Create new folder with pathlib and write files into it

I'm doing something like this:

import pathlib

p = pathlib.Path("temp/").mkdir(parents=True, exist_ok=True)

with p.open("temp."+fn, "w", encoding ="utf-8") as f:
    f.write(result)

> Error message: AttributeError: 'NoneType' object has no attribute 'open'

Obviously, based on the error message, mkdir returns None.

Jean-Francois Fabre suggested this correction:

p = pathlib.Path("temp/")
p.mkdir(parents=True, exist_ok=True)

with p.open("temp."+fn, "w", encoding ="utf-8") as f:
    ...

This triggered a new error message:

> File "/Users/user/anaconda/lib/python3.6/pathlib.py", line 1164, in open opener=self._opener)
TypeError: an integer is required (got type str)

You could try:

p = pathlib.Path("temp/")
p.mkdir(parents=True, exist_ok=True)
fn = "test.txt" # I don't know what is your fn
filepath = p / fn
with filepath.open("w", encoding ="utf-8") as f:
    f.write(result)

You shouldn't give a string as path. It is your object filepath which has the method open.

source

You can directly initialize filepath and create parent directories for parent attribute:

from pathlib import Path

filepath = Path("temp/test.txt")
filepath.parent.mkdir(parents=True, exist_ok=True)

with filepath.open("w", encoding ="utf-8") as f:
    f.write(result)

The pathlib module offers an open method that has a slightly different signature to the built-in open function.

pathlib:

Path.open(mode='r', buffering=-1, encoding=None, errors=None, newline=None)

The built-in:

open(file, mode='r', buffering=-1, encoding=None, errors=None, newline=None, closefd=True, opener=None)

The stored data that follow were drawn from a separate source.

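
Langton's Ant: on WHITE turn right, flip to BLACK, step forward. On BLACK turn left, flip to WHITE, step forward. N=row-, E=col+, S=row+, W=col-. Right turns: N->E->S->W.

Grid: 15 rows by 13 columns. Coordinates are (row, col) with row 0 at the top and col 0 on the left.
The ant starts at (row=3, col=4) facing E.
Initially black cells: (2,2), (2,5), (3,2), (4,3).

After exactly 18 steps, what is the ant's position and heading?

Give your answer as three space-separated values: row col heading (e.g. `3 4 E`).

Answer: 6 5 E

Derivation:
Step 1: on WHITE (3,4): turn R to S, flip to black, move to (4,4). |black|=5
Step 2: on WHITE (4,4): turn R to W, flip to black, move to (4,3). |black|=6
Step 3: on BLACK (4,3): turn L to S, flip to white, move to (5,3). |black|=5
Step 4: on WHITE (5,3): turn R to W, flip to black, move to (5,2). |black|=6
Step 5: on WHITE (5,2): turn R to N, flip to black, move to (4,2). |black|=7
Step 6: on WHITE (4,2): turn R to E, flip to black, move to (4,3). |black|=8
Step 7: on WHITE (4,3): turn R to S, flip to black, move to (5,3). |black|=9
Step 8: on BLACK (5,3): turn L to E, flip to white, move to (5,4). |black|=8
Step 9: on WHITE (5,4): turn R to S, flip to black, move to (6,4). |black|=9
Step 10: on WHITE (6,4): turn R to W, flip to black, move to (6,3). |black|=10
Step 11: on WHITE (6,3): turn R to N, flip to black, move to (5,3). |black|=11
Step 12: on WHITE (5,3): turn R to E, flip to black, move to (5,4). |black|=12
Step 13: on BLACK (5,4): turn L to N, flip to white, move to (4,4). |black|=11
Step 14: on BLACK (4,4): turn L to W, flip to white, move to (4,3). |black|=10
Step 15: on BLACK (4,3): turn L to S, flip to white, move to (5,3). |black|=9
Step 16: on BLACK (5,3): turn L to E, flip to white, move to (5,4). |black|=8
Step 17: on WHITE (5,4): turn R to S, flip to black, move to (6,4). |black|=9
Step 18: on BLACK (6,4): turn L to E, flip to white, move to (6,5). |black|=8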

In the case of this p = pathlib.Path("temp/") it has created a path p so calling p.open("temp."+fn, "w", encoding ="utf-8") with positional arguments (not using keywords) expects the first to be mode, then buffering, and buffering expects an integer, and that is the essence of the error; an integer is expected but it received the string 'w'.

This call p.open("temp."+fn, "w", encoding ="utf-8") is trying to open the path p (which is a directory) and also providing a filename which isn't supported. You have to construct the full path, and then either call the path's open method or pass the full path into the open built-in function.

Maybe, this is the shortest code you want to do.

import pathlib

p = pathlib.Path("temp/")
p.mkdir(parents=True, exist_ok=True)
(p / ("temp." + fn)).write_text(result, encoding="utf-8")

In most cases, it doesn't need even open() context by using write_text() instead.

You can also do something like:

text_path = Path("random/results").resolve()
text_path.mkdir(parents=True, exist_ok=True)
(text_path / f"{title}.txt").write_text(raw_text)